# Tesco Ireland Beer Offer -



## jams101 (Dec 22, 2006)

Just for the irish on here.

Tesco are giving back 20% on all beer purchases until Sunday.......

Now feel free to correct my maths here but as a beer drinker, I reckon for every €100 I spend on beer, I will get €21 back in tesco vouchers. If I exchange these for Irish Ferries/Stena vouchers I will get €84 for my €100. So €100 really costs €16

The corsa had the front two wheels in the air on the way home tonight. Please tell me what is wrong with the calc above if anything.

Regards


----------



## Bubblehead (Mar 5, 2007)

Jams101

Maths seems good to me, but how on earth are you going to get to the ferry after drinking all that beer?

Andy


----------



## exmusso (Jun 18, 2006)

*Tesco maths*

Hi Jams.
Afraid your maths are somewhat flawed.

For £100 sterling or euros, you'll get equivalent of £1 or euro in vouchers which when converted to clubcard deal will be £4 or 4euros.

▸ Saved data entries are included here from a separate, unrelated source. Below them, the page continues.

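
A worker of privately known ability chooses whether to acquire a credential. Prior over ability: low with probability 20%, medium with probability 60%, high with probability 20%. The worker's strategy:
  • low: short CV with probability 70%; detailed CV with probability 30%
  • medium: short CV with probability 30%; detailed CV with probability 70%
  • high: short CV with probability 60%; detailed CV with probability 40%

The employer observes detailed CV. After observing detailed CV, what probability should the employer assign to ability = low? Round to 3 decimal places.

0.107

Apply Bayes' rule using the sender's strategy as the likelihood.
P(detailed CV) = 0.2·0.3 + 0.6·0.7 + 0.2·0.4 = 0.56
P(low | detailed CV) = (0.2·0.3) / 0.56 = 0.06 / 0.56 = 0.107143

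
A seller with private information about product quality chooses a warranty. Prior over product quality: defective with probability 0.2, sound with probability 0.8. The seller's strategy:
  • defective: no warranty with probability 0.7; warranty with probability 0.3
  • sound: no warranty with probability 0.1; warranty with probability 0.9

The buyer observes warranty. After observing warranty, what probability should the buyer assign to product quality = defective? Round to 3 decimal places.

P(warranty) = 0.2·0.3 + 0.8·0.9 = 0.78
P(defective | warranty) = (0.2·0.3) / 0.78 = 0.06 / 0.78 = 0.0769231

0.077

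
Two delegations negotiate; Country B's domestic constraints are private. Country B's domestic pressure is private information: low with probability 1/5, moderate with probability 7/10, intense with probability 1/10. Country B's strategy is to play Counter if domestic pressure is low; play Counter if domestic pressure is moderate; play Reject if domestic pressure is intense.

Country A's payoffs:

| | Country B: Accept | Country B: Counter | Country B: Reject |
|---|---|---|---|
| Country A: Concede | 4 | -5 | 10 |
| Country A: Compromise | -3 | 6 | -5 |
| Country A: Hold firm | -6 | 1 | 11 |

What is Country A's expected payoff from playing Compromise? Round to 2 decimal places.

4.90

E[Compromise] = 1/5·6 + 7/10·6 + 1/10·(-5) = 6/5 + 21/5 + (-1/2) = 49/10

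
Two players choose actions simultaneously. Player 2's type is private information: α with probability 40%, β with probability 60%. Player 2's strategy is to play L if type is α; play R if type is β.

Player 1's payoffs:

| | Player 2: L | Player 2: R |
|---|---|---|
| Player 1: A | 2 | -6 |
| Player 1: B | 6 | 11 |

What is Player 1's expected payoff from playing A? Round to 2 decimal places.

-2.80

E[A] = 0.4·2 + 0.6·(-6) = 0.8 + (-3.6) = -2.8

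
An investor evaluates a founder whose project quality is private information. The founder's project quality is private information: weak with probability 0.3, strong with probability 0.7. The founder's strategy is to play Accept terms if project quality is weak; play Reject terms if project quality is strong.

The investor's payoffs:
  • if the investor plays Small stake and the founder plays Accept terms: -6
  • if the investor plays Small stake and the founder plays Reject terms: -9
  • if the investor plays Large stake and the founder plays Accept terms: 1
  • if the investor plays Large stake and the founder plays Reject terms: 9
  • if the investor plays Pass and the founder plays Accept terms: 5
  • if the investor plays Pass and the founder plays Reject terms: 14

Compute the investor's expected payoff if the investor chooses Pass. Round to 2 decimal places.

11.30

Take the expectation over the founder's project quality, weighting each type's action by its prior probability.
E[Pass] = 0.3·5 + 0.7·14 = 1.5 + 9.8 = 11.3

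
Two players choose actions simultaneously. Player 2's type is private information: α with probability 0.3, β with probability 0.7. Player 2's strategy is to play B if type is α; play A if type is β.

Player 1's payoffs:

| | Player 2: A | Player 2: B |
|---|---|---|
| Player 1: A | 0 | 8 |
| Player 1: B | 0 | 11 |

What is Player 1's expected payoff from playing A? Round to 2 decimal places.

2.40

Take the expectation over Player 2's type, weighting each type's action by its prior probability.
E[A] = 0.3·8 + 0.7·0 = 2.4 + 0 = 2.4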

So if you get 20% more it will be 1.2 euros times four so 4.8.

Cheers,
Alan


----------



## jams101 (Dec 22, 2006)

*Re: Tesco maths*



exmusso said:


> Hi Jams.
> Afraid your maths are somewhat flawed.
> 
> For £100 sterling or euros, you'll get equivalent of £1 or euro in vouchers which when converted to clubcard deal will be £4 or 4euros.
> ...


Tesco are giving 'back' 20% on you clubcard in november mailing...www.tesco.ie.......the devil is in the detail


----------



## jams101 (Dec 22, 2006)

Been shopping....


----------